It’s ice wine season
YATES, SCHUYLER COUNTIES—With the snow and cold temperatures brings another annual opportunity for area vineyards to pick and press frozen grapes into ice wine. Ice wine is a sweet, dessert wine with a distinct process required to create it.
In Yates County, Winemaker Jonathan Hunt of Hunt Country Vineyards is in the process of harvesting and pressing his frozen grapes into ice wine.
“Basically, what we do is we let a certain quantity of grapes, we leave them on the vine until long after the normal harvest, until they freeze naturally on the vine,” Hunt said. “Because there is a fair amount of sugar in grapes, it’s not 32 degrees like water. It’s more like about 15 to 18 degrees Fahrenheit. We let the grapes hang until the end of November to mid-December, and sometimes even into January until we get a good, long extended cold period.”
Hunt said due to the grapes being frozen, they are not able to get as much juice out of a standard batch of grapes as they would while making a regular wine.
“We pick them by hand while they are frozen, and then we press them while they are frozen,” Hunt said. “The freezing process keeps about two-thirds of the water that is in the grape frozen in the form of ice in the press. Only the very sweet juice comes out. It is concentrated by the freezing process. That’s what makes ice wine so sweet. Consequently, because you lose so much volume of juice to ice, you only get about a third of the juice out of a typical ton of grapes.”
Hunt said they use Vidal Blanc grapes in their ice wine, and that it is the only ice wine they make at Hunt Country Vineyards. He said they do make some several late-harvest wines, but said it is a different process, with a fungus that shrivels up the grapes to get the moisture out of them.
“We are actually the oldest producer of a true ice wine in the U.S.,” Hunt said. “There was another winery who made it before us, but they’ve never actually made it and sold it. And they went out of business.”
Hunt said not only is ice wine sweeter, but there are several other flavor differences between standard and ice wine.
“It’s not just sweeter, all the flavors are just much more intense,” Hunt said. “The acidity is concentrated. It’s just a very flavorful wine.”
As far as popularity, he said there is a group of ice wine enthusiasts who enjoy purchasing and drinking the product.
“It’s not a huge volume wine, but it has a very loyal following of ice wine fans,” Hunt said. “It’s not something you can drink bottle after bottle of every night. It’s a true dessert wine. It is more expensive but it really is one of the best deals going, being it takes three times as many grapes to make the same volume of wine. Those are actually the ones that last until December. You have a fair percentage of grapes that fall off the vine and they are no good.”

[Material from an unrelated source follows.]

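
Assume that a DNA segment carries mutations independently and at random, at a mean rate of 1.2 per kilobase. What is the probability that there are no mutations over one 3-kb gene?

Over the interval, μ = 1.2 × 3 = 3.6 (a 3-kb gene = 3 kilobases).
P(N = 0) = e^(−μ) μ^0/0! = e^(−3.6) · 3.6^0/1 ≈ 0.0273.

0.0273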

Hunt said they have to take extra measures to protect their designated ice wine grapes after their regular harvest.
“We put bird netting over our ice wine grapes in the fall to keep the crows and turkeys out of it, but you still lose quite a bit to natural predators,” Hunt said. “Even coyotes love grapes.”
In Schuyler County, Castel Grisch is also in the process of creating their ice wine varieties.
“To make an ice wine, essentially the grapes freeze on the vine and then they are picked before they start thawing,” Michelle Underdown of Castel Grisch said. “As they thaw, the flavor, the color and the sugar all fall first so we throw out the ice. Ours is roughly at a 19 percent residual sugar retained.”
Underdown said even so much as harvesting the frozen grapes requires a different process than for regular wine.
“The grapes for the ice wine all have to be picked by hand because they end up way too delicate,” Underdown said. “Especially considering it takes a lot of time to pick them. As it gets later in the morning, the sun comes up and they start softening. It depends on the weather and how cold it is. Ours were done the end of November. It was definitely cold enough.”
Underdown said Castel Grisch is doing a Vidal and a Riesling ice wine at their winery for this upcoming year. She said it is possible to use any kind of grapes depending on what kind of ice wine they want to make.
“It’s very popular,” Underdown said. “There are a lot of people who come specifically looking for that.”
“[The flavor] sometimes depends on the weather,” Underdown said. “It’s usually not as thick. Some of your ice wines are almost like a honey consistency. Ours is usually a little bit thinner than that, but it’s usually very, very sweet in flavor, kind of a peach, pear, mango. That’s the Vidal. The Riesling [...] will taste more along the lines of a Riesling wine, which is kind of a more fruity, citrusy, green apple.”